Poorly educated and lacking an understanding of market cycles, they often buy and sell their pigs at the wrong time, triggering supply disruptions and price volatility.
To stabilize the industry and encourage cleaner large-scale production, Beijing has been cutting back subsidies for smaller farmers and rolling out stricter environmental regulations to force backyard producers to expand or get out.
“The larger farmers have a very steady production cycle, but the smaller ones don’t,” Wang said.
“The government wants to commercialize the entire pork industry – they don’t want small farmers.”
China consumes more pork than any other country, with the average person gobbling 20kg to 40kg a year, according to analyst estimates, and its farmers are struggling to keep up with demand.
The country’s world-beating output fell in the last two years as authorities ordered farmers to install waste disposal systems, properly dispose of carcasses and move foul-smelling piggeries away from drinking water sources and urban areas.
But many backyard farmers cannot afford the additional costs and an estimated 10 million left the sector last year, contributing to a doubling of China’s pork imports.
Wang Landong, 52, has been losing money on his 100 hogs for the past two years due to price swings and government subsidy cuts for vaccinations.
“The pig industry is hard and miserable,” said Wang, who, despite the difficulties, feels he has invested too much money in his farm in eastern Shandong province to quit.
The decision may eventually be out of his control.
“Many of them will disappear in the next five years,” said Chenjun Pan, a senior analyst at Rabobank.
China’s move towards industrial-scale pork production is part of a broader plan to develop a more modern and efficient agricultural sector that it hopes will lead to improved productivity and – importantly – food safety.
High-profile pork scandals in recent years have exposed some of the unsavory practices in the industry, including the dumping of thousands of dead pigs in a river near Shanghai and the sale of meat from diseased swine.
Some pig farmers, like Liu, are exploiting the growing demand among Chinese consumers for higher quality produce that is safe and free of chemicals.

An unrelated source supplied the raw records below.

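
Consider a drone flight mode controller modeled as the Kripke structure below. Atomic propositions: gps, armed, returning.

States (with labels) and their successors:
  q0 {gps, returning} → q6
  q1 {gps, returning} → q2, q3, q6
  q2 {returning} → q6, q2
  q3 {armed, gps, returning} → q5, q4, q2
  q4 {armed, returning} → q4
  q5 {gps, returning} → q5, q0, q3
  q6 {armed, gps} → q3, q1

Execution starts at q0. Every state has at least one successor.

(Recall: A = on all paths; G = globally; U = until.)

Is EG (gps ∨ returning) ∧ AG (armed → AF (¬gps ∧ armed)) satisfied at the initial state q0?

No

States satisfying gps ∨ returning: {q0, q1, q2, q3, q4, q5, q6}.
States satisfying EG (gps ∨ returning): {q0, q1, q2, q3, q4, q5, q6}.
States satisfying armed → AF (¬gps ∧ armed): {q0, q1, q2, q4, q5}.
States satisfying AG (armed → AF (¬gps ∧ armed)): {q4}.
States satisfying EG (gps ∨ returning) ∧ AG (armed → AF (¬gps ∧ armed)): {q4}.
q0 ∉ Sat(EG (gps ∨ returning) ∧ AG (armed → AF (¬gps ∧ armed))).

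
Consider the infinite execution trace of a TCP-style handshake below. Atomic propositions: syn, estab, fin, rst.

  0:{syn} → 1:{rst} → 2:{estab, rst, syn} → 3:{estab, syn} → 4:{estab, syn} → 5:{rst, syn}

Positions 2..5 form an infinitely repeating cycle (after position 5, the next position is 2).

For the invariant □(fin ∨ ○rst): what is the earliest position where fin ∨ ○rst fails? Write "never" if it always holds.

2

Check fin ∨ ○rst at each position in order: 0 ✓, 1 ✓.
At position 2 the labels are {estab, rst, syn} and the next position 3 has {estab, syn}, so fin ∨ ○rst is false there. This is the first violation.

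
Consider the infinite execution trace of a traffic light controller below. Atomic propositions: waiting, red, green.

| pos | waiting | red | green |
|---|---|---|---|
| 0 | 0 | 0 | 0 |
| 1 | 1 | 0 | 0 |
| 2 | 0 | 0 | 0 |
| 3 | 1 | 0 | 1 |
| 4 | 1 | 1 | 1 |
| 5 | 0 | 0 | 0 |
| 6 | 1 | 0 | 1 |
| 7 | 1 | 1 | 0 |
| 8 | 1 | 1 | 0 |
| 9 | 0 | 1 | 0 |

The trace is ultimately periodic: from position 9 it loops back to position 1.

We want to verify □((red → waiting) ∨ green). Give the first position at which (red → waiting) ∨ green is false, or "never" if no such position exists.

9

Check (red → waiting) ∨ green at each position in order: 0 ✓, 1 ✓, 2 ✓, 3 ✓, 4 ✓, 5 ✓, 6 ✓, 7 ✓, 8 ✓.
At position 9 the labels are {red}, so (red → waiting) ∨ green is false there. This is the first violation.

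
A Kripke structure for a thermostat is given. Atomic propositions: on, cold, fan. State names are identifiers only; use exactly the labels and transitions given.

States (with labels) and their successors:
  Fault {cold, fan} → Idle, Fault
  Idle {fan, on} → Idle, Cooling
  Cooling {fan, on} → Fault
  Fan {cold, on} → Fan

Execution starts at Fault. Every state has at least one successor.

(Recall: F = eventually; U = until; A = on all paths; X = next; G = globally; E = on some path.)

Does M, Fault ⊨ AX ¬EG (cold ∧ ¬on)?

States satisfying ¬EG (cold ∧ ¬on): {Idle, Cooling, Fan}.
States satisfying AX ¬EG (cold ∧ ¬on): {Idle, Fan}.
Fault ∉ Sat(AX ¬EG (cold ∧ ¬on)).

Violated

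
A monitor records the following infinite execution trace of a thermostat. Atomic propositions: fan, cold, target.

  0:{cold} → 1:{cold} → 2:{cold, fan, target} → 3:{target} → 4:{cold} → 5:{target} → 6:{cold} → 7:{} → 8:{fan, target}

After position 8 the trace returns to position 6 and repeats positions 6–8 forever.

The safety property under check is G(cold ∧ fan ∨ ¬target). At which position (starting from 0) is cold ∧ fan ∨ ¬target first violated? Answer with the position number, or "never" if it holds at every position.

3

Check cold ∧ fan ∨ ¬target at each position in order: 0 ✓, 1 ✓, 2 ✓.
At position 3 the labels are {target}, so cold ∧ fan ∨ ¬target is false there. This is the first violation.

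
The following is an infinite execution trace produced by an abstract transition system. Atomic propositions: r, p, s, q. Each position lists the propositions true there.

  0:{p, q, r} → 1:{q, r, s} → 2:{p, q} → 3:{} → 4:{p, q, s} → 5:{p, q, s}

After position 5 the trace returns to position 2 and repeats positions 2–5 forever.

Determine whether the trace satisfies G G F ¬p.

Holds

G F ¬p holds at every position 0..5, and those are all positions ever visited, so G G F ¬p holds.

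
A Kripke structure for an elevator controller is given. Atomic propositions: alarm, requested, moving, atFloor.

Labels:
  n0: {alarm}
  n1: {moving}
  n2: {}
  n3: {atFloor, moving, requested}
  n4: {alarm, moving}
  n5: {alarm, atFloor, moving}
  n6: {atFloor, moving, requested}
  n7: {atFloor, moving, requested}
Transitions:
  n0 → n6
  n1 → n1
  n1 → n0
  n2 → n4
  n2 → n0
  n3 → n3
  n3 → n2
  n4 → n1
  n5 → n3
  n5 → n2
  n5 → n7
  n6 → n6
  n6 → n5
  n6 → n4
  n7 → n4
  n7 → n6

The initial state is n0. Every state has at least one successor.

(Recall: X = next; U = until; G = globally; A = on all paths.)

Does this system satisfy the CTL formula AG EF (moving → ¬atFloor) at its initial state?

Yes

States satisfying EF (moving → ¬atFloor): {n0, n1, n2, n3, n4, n5, n6, n7}.
States satisfying AG EF (moving → ¬atFloor): {n0, n1, n2, n3, n4, n5, n6, n7}.
Every state reachable from n0 satisfies EF (moving → ¬atFloor).
n0 ∈ Sat(AG EF (moving → ¬atFloor)).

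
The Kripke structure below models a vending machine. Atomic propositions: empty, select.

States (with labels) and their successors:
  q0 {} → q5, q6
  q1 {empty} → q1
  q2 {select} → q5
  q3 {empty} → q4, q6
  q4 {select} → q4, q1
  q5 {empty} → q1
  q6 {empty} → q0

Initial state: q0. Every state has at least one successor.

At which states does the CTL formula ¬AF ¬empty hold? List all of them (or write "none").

{q1, q5}

States satisfying ¬empty: {q0, q2, q4}.
States satisfying AF ¬empty: {q0, q2, q3, q4, q6}.
States satisfying ¬AF ¬empty: {q1, q5}.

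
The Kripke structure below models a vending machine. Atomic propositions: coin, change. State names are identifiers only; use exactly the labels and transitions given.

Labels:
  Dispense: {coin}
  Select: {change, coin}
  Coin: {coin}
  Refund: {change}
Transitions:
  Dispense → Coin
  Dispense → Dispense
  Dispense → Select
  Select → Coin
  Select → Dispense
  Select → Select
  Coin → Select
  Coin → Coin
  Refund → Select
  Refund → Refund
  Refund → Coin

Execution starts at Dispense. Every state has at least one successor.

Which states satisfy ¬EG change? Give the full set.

States satisfying change: {Select, Refund}.
States satisfying EG change: {Select, Refund}.
States satisfying ¬EG change: {Dispense, Coin}.

{Dispense, Coin}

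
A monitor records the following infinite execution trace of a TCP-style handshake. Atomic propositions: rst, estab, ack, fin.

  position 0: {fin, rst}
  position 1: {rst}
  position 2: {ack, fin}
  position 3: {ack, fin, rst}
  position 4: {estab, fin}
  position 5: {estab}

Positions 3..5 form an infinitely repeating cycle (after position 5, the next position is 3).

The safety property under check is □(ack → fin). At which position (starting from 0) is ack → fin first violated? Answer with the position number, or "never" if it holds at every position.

never

ack → fin holds at every position 0..5, and those are all the positions the trace ever visits, so the invariant □(ack → fin) is never violated.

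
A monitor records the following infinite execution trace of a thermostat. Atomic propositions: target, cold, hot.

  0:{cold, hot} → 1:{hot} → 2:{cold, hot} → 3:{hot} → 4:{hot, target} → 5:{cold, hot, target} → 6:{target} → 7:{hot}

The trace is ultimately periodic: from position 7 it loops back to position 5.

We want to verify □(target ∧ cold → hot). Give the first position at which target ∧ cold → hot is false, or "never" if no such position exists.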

The Beijing restaurant owner spotted an opportunity to make money from hormone-free pig farming five years ago.
He chose black hogs instead of the more common white variety because the market was relatively stable and the meat attracted significantly higher prices in the market.
After starting with 10 piglets he now has a herd of 1,500 pigs and makes as much money from them as his restaurant.
Hedging against risk
China is also using the financial market to help large-scale producers, launching a pork price index earlier this year that it hopes will pave the way to a futures contract.
The index is a gauge of the current market price for white pork meat. It is updated daily using data collected from 89 slaughterhouses in 16 provinces.
But the index would be of little use to farmers who were more interested in the price of an actual pig than its meat, said Feng Yonghui, chief analyst at Soozhu.com, a website focused on the pork industry.
A futures contract, however, could help them hedge against financial risk.
But the market was still too fragmented for that to work well, said Wang, the analyst.
“I can see that in 30 years China would have large-scale farms producing over 60% of hogs. That would be a better time to launch the futures option,” Wang said.